Jenkins glided into the boiler room, his submissive posture instantly vanishing, replaced by the cold, calculated efficiency of an imperial infiltrator. He reached into his bag and pulled out a small, heavy glass vial filled with a concentrated, highly corrosive green chemical—a specialized acid designed by the FRA to dissolve military-grade steel alloy.


With practiced movements, Jenkins unscrewed the protective casing of the Monarch's main steam valve. He poured the corrosive liquid directly over the delicate brass threads of the regulator valve, watching as the green acid hissed and bubbled, eating away the metal from the inside.


"No one leaves the Gulch," Jenkins muttered, a cold, deceitful smile touching his lips. He quickly reassembled the casing, hiding the damage. If the boiler built pressure past two hundred PSI, the weakened valve would violently rupture, filling the cabin with scalding steam and stalling the train permanently in front of the guards.


He slipped out of the cab, blending back into the crowd of refugees just as Raymond and Gideon entered the hangar.


Raymond climbed into the cabin, his left leg dragging slightly. The physical strain of his power was worsening, his vision flickering with faint silver flecks that danced like ground glass in the dim lantern light. He reached out, his stiff, trembling fingers brushing against Clara Finch's Silver Locket, which hung from the main pressure gauge. The cold silver of the locket felt like a psychological anchor, steadying his erratic pulse.

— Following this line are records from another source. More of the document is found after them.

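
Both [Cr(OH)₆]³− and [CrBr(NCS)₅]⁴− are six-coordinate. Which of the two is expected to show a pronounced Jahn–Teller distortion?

[Cr(OH)₆]³−: Each hydroxide is −1; balancing the −3 overall charge requires Cr(III). Chromium is a group-6 element; Cr(III) is therefore d³. The d³ configuration leaves the e_g set evenly filled (or empty) — no strong Jahn–Teller driving force.
[CrBr(NCS)₅]⁴−: Each bromide is −1; each isothiocyanate is −1; balancing the −4 overall charge requires Cr(II). Chromium is a group-6 element; Cr(II) is therefore d⁴. Bromide and isothiocyanate are weak-field ligands for a first-row metal, so the complex is high-spin. The t₂g³e_g¹ (high-spin) configuration has an unevenly filled e_g set; the Jahn–Teller theorem predicts a tetragonal distortion (typically axial elongation) to lift the degeneracy.

[CrBr(NCS)₅]⁴−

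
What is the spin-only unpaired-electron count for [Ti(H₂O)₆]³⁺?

Ligand charges: water is neutral. With an overall charge of +3 the titanium centre must be in the +3 oxidation state.
Group 4 minus oxidation state 3 gives a d¹ configuration.
In an octahedral field the d¹ configuration is t₂g¹e_g⁰ (only one arrangement possible), giving 1 unpaired electron.

1 unpaired electron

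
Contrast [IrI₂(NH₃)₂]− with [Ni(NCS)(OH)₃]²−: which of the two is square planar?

For [IrI₂(NH₃)₂]−: Each iodide is −1; ammonia is neutral; balancing the −1 overall charge requires Ir(I). Group 9 minus oxidation state 1 gives a d⁸ configuration. A 5d d⁸ ion has a large crystal-field splitting; square planar leaves the high-energy d_{x²−y²} orbital empty and maximises CFSE. → square planar.
For [Ni(NCS)(OH)₃]²−: Ligand charges: each isothiocyanate is −1; each hydroxide is −1. With an overall charge of −2 the nickel centre must be in the +2 oxidation state. Ni sits in group 10, so the d-electron count is 10 − 2 = 8. Hydroxide and isothiocyanate are weak-field ligands. With weak-field ligands the CFSE gain from square planar is small, so a 3d d⁸ ion takes the sterically preferred tetrahedral geometry. → tetrahedral.

[IrI₂(NH₃)₂]−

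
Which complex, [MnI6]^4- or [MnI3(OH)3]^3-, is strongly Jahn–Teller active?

[MnI3(OH)3]^3-

[MnI6]^4-: Ligand charges: each iodide is −1. With an overall charge of −4 the manganese centre must be in the +2 oxidation state. Group 7 minus oxidation state 2 gives a d⁵ configuration. Iodide is a weak-field ligand for a first-row metal, so the complex is high-spin. The d⁵ configuration leaves the e_g set evenly filled (or empty) — no strong Jahn–Teller driving force.
[MnI3(OH)3]^3-: Ligand charges: each iodide is −1; each hydroxide is −1. With an overall charge of −3 the manganese centre must be in the +3 oxidation state. Group 7 minus oxidation state 3 gives a d⁴ configuration. Hydroxide and iodide are weak-field ligands for a first-row metal, so the complex is high-spin. The t₂g³e_g¹ (high-spin) configuration has an unevenly filled e_g set; the Jahn–Teller theorem predicts a tetragonal distortion (typically axial elongation) to lift the degeneracy.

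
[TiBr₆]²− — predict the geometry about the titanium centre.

octahedral

Summing ligand charges against the −2 overall charge gives an oxidation state of +4 for titanium.
Group 4 minus oxidation state 4 gives a d⁰ configuration.
With 6 monodentate ligands the coordination number is 6.
Six donors around a single metal centre give an octahedral coordination sphere.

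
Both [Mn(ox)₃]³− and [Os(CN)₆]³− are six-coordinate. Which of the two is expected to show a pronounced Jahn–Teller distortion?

[Mn(ox)₃]³−

[Mn(ox)₃]³−: Each oxalate is −2; balancing the −3 overall charge requires Mn(III). Group 7 minus oxidation state 3 gives a d⁴ configuration. Oxalate is a weak-field ligand for a first-row metal, so the complex is high-spin. The t₂g³e_g¹ (high-spin) configuration has an unevenly filled e_g set; the Jahn–Teller theorem predicts a tetragonal distortion (typically axial elongation) to lift the degeneracy.
[Os(CN)₆]³−: Summing ligand charges against the −3 overall charge gives an oxidation state of +3 for osmium. Group 8 minus oxidation state 3 gives a d⁵ configuration. A 5d ion has a large Δₒ and is invariably low-spin. The d⁵ configuration leaves the e_g set evenly filled (or empty) — no strong Jahn–Teller driving force.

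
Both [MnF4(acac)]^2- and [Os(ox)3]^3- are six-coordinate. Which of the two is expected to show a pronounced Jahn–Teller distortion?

[MnF4(acac)]^2-

[MnF4(acac)]^2-: Ligand charges: each fluoride is −1; each acetylacetonate is −1. With an overall charge of −2 the manganese centre must be in the +3 oxidation state. Group 7 minus oxidation state 3 gives a d⁴ configuration. Acetylacetonate and fluoride are weak-field ligands for a first-row metal, so the complex is high-spin. The t₂g³e_g¹ (high-spin) configuration has an unevenly filled e_g set; the Jahn–Teller theorem predicts a tetragonal distortion (typically axial elongation) to lift the degeneracy.
[Os(ox)3]^3-: Summing ligand charges against the −3 overall charge gives an oxidation state of +3 for osmium. Group 8 minus oxidation state 3 gives a d⁵ configuration. A 5d ion has a large Δₒ and is invariably low-spin. The d⁵ configuration leaves the e_g set evenly filled (or empty) — no strong Jahn–Teller driving force.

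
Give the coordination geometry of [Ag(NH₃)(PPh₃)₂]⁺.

Summing ligand charges against the +1 overall charge gives an oxidation state of +1 for silver.
Silver is a group-11 element; Ag(I) is therefore d¹⁰.
With 3 monodentate ligands the coordination number is 3.
Three ligands around a d¹⁰ centre minimise repulsion in a trigonal-planar arrangement.

trigonal planar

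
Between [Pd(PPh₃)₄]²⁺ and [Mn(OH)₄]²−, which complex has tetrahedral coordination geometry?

For [Pd(PPh₃)₄]²⁺: Summing ligand charges against the +2 overall charge gives an oxidation state of +2 for palladium. Pd sits in group 10, so the d-electron count is 10 − 2 = 8. A 4d d⁸ ion has a large crystal-field splitting; square planar leaves the high-energy d_{x²−y²} orbital empty and maximises CFSE. → square planar.
For [Mn(OH)₄]²−: Ligand charges: each hydroxide is −1. With an overall charge of −2 the manganese centre must be in the +2 oxidation state. Manganese is a group-7 element; Mn(II) is therefore d⁵. A high-spin d⁵ ion has zero CFSE in either geometry, so four ligands adopt the sterically favoured tetrahedral geometry. → tetrahedral.

[Mn(OH)₄]²−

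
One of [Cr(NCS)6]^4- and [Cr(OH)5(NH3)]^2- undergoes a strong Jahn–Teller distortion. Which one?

[Cr(NCS)6]^4-

[Cr(NCS)6]^4-: Summing ligand charges against the −4 overall charge gives an oxidation state of +2 for chromium. Chromium is a group-6 element; Cr(II) is therefore d⁴. Isothiocyanate is a weak-field ligand for a first-row metal, so the complex is high-spin. The t₂g³e_g¹ (high-spin) configuration has an unevenly filled e_g set; the Jahn–Teller theorem predicts a tetragonal distortion (typically axial elongation) to lift the degeneracy.
[Cr(OH)5(NH3)]^2-: Each hydroxide is −1; ammonia is neutral; balancing the −2 overall charge requires Cr(III). Cr sits in group 6, so the d-electron count is 6 − 3 = 3. The d³ configuration leaves the e_g set evenly filled (or empty) — no strong Jahn–Teller driving force.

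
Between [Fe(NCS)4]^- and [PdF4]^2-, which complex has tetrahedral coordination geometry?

[Fe(NCS)4]^-

For [Fe(NCS)4]^-: Ligand charges: each isothiocyanate is −1. With an overall charge of −1 the iron centre must be in the +3 oxidation state. Iron is a group-8 element; Fe(III) is therefore d⁵. A high-spin d⁵ ion has zero CFSE in either geometry, so four ligands adopt the sterically favoured tetrahedral geometry. → tetrahedral.
For [PdF4]^2-: Each fluoride is −1; balancing the −2 overall charge requires Pd(II). Palladium is a group-10 element; Pd(II) is therefore d⁸. A 4d d⁸ ion has a large crystal-field splitting; square planar leaves the high-energy d_{x²−y²} orbital empty and maximises CFSE. → square planar.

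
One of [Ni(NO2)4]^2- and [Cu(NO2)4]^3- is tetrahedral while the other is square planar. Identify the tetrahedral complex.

For [Ni(NO2)4]^2-: Each nitro (N-bound nitrite) is −1; balancing the −2 overall charge requires Ni(II). Group 10 minus oxidation state 2 gives a d⁸ configuration. Nitro (N-bound nitrite) is a strong-field ligand (high in the spectrochemical series). A 3d d⁸ ion with strong-field ligands gains enough CFSE to favour square planar over tetrahedral. → square planar.
For [Cu(NO2)4]^3-: Each nitro (N-bound nitrite) is −1; balancing the −3 overall charge requires Cu(I). Copper is a group-11 element; Cu(I) is therefore d¹⁰. A d¹⁰ ion has no crystal-field stabilisation preference between square planar and tetrahedral, so four ligands adopt the sterically favoured tetrahedral geometry. → tetrahedral.

[Cu(NO2)4]^3-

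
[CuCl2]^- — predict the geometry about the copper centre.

linear

Summing ligand charges against the −1 overall charge gives an oxidation state of +1 for copper.
Cu sits in group 11, so the d-electron count is 11 − 1 = 10.
Coordination number: 2.
A d¹⁰ ion with only two ligands adopts a linear arrangement (sp hybridisation; no CFSE preference).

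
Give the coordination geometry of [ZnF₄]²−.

tetrahedral

Ligand charges: each fluoride is −1. With an overall charge of −2 the zinc centre must be in the +2 oxidation state.
Zinc is a group-12 element; Zn(II) is therefore d¹⁰.
Coordination number: 4.
A d¹⁰ ion has no crystal-field stabilisation preference between square planar and tetrahedral, so four ligands adopt the sterically favoured tetrahedral geometry.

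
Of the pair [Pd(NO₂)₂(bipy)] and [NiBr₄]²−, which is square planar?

For [Pd(NO₂)₂(bipy)]: Each nitro (N-bound nitrite) is −1; 2,2′-bipyridine is neutral; balancing the 0 overall charge requires Pd(II). Group 10 minus oxidation state 2 gives a d⁸ configuration. A 4d d⁸ ion has a large crystal-field splitting; square planar leaves the high-energy d_{x²−y²} orbital empty and maximises CFSE. → square planar.
For [NiBr₄]²−: Each bromide is −1; balancing the −2 overall charge requires Ni(II). Nickel is a group-10 element; Ni(II) is therefore d⁸. Bromide is a weak-field ligand. With weak-field ligands the CFSE gain from square planar is small, so a 3d d⁸ ion takes the sterically preferred tetrahedral geometry. → tetrahedral.

[Pd(NO₂)₂(bipy)]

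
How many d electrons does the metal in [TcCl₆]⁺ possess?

d⁰

Each chloride is −1; balancing the +1 overall charge requires Tc(VII).
Group 7 minus oxidation state 7 gives a d⁰ configuration.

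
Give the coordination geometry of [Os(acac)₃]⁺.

Each acetylacetonate is −1; balancing the +1 overall charge requires Os(IV).
Osmium is a group-8 element; Os(IV) is therefore d⁴.
Counting donor atoms: 3×acetylacetonate (bidentate) → 6 donors. Coordination number = 6.
Six donors around a single metal centre give an octahedral coordination sphere.

octahedral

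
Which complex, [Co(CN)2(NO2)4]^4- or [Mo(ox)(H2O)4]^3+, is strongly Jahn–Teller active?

[Co(CN)2(NO2)4]^4-

[Co(CN)2(NO2)4]^4-: Each cyanide is −1; each nitro (N-bound nitrite) is −1; balancing the −4 overall charge requires Co(II). Group 9 minus oxidation state 2 gives a d⁷ configuration. Cyanide and nitro (N-bound nitrite) are strong-field ligands (high in the spectrochemical series) for a first-row metal, so the complex is low-spin. The t₂g⁶e_g¹ (low-spin) configuration has an unevenly filled e_g set; the Jahn–Teller theorem predicts a tetragonal distortion (typically axial elongation) to lift the degeneracy.
[Mo(ox)(H2O)4]^3+: Each oxalate is −2; water is neutral; balancing the +3 overall charge requires Mo(V). Group 6 minus oxidation state 5 gives a d¹ configuration. The d¹ configuration leaves the e_g set evenly filled (or empty) — no strong Jahn–Teller driving force.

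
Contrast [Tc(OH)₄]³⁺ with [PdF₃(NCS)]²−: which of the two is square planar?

For [Tc(OH)₄]³⁺: Ligand charges: each hydroxide is −1. With an overall charge of +3 the technetium centre must be in the +7 oxidation state. Tc sits in group 7, so the d-electron count is 7 − 7 = 0. A d⁰ ion has no crystal-field stabilisation preference between square planar and tetrahedral, so four ligands adopt the sterically favoured tetrahedral geometry. → tetrahedral.
For [PdF₃(NCS)]²−: Summing ligand charges against the −2 overall charge gives an oxidation state of +2 for palladium. Group 10 minus oxidation state 2 gives a d⁸ configuration. A 4d d⁸ ion has a large crystal-field splitting; square planar leaves the high-energy d_{x²−y²} orbital empty and maximises CFSE. → square planar.

[PdF₃(NCS)]²−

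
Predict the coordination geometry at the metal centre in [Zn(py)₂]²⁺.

Pyridine is neutral; balancing the +2 overall charge requires Zn(II).
Zn sits in group 12, so the d-electron count is 12 − 2 = 10.
With 2 monodentate ligands the coordination number is 2.
A d¹⁰ ion with only two ligands adopts a linear arrangement (sp hybridisation; no CFSE preference).

linear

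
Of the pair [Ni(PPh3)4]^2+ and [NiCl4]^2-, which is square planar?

[Ni(PPh3)4]^2+

For [Ni(PPh3)4]^2+: Triphenylphosphine is neutral; balancing the +2 overall charge requires Ni(II). Group 10 minus oxidation state 2 gives a d⁸ configuration. Triphenylphosphine is a strong-field ligand (high in the spectrochemical series). A 3d d⁸ ion with strong-field ligands gains enough CFSE to favour square planar over tetrahedral. → square planar.
For [NiCl4]^2-: Ligand charges: each chloride is −1. With an overall charge of −2 the nickel centre must be in the +2 oxidation state. Group 10 minus oxidation state 2 gives a d⁸ configuration. Chloride is a weak-field ligand. With weak-field ligands the CFSE gain from square planar is small, so a 3d d⁸ ion takes the sterically preferred tetrahedral geometry. → tetrahedral.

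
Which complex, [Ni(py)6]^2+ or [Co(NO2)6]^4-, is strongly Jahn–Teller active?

[Ni(py)6]^2+: Pyridine is neutral; balancing the +2 overall charge requires Ni(II). Nickel is a group-10 element; Ni(II) is therefore d⁸. The d⁸ configuration leaves the e_g set evenly filled (or empty) — no strong Jahn–Teller driving force.
[Co(NO2)6]^4-: Ligand charges: each nitro (N-bound nitrite) is −1. With an overall charge of −4 the cobalt centre must be in the +2 oxidation state. Cobalt is a group-9 element; Co(II) is therefore d⁷. Nitro (N-bound nitrite) is a strong-field ligand (high in the spectrochemical series) for a first-row metal, so the complex is low-spin. The t₂g⁶e_g¹ (low-spin) configuration has an unevenly filled e_g set; the Jahn–Teller theorem predicts a tetragonal distortion (typically axial elongation) to lift the degeneracy.

[Co(NO2)6]^4-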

He took his place at the control console, his hands gripping the solid brass of the Monarch's Master Throttle. The pre-war metal felt cold, but as he closed his eyes, his *Kinetic Sight* flared. The world turned into a silver-tinted grid. He could feel the massive, sleeping potential of the locomotive’s five-hundred-ton frame, its physical resonance waiting to be aligned with his own.


Suddenly, Raymond’s nose twitched.


Through the heavy smell of coal smoke and wet steam, his acute engineering senses detected a sharp, unnatural scent—a sweet, chemical odor of acid and melting copper.


"Leo," Raymond rasped, his eyes snapping open, glowing with a dull, silver kinetic light. "Stop the draft. Don't touch the regulator."


"What is it, Mr. Finch?" Leo asked, a shovel full of anthracite frozen in his hands.


Raymond did not answer. He dragged himself toward the main steam valve, his fingers scraping against the iron casing. He pulled off the cover.


Beneath it, the brass threads of the regulator valve were weeping a thick, green fluid, the metal already pitted and structurally compromised. It was a deliberate, surgical sabotage.


Raymond’s blood ran cold. "A traitor... we have a traitor in our midst."


Before Leo could speak, a deafening explosion shattered the quiet of the hangar. The bricked-up outer depot gates groaned as a massive pneumatic ram slammed into the iron reinforcement plates. The sound of tearing metal and the harsh, mechanical shouts of the Sector 4 Iron Guards echoed through the dark tunnels.


They were out of time. The net had tightened, and the gate was about to break.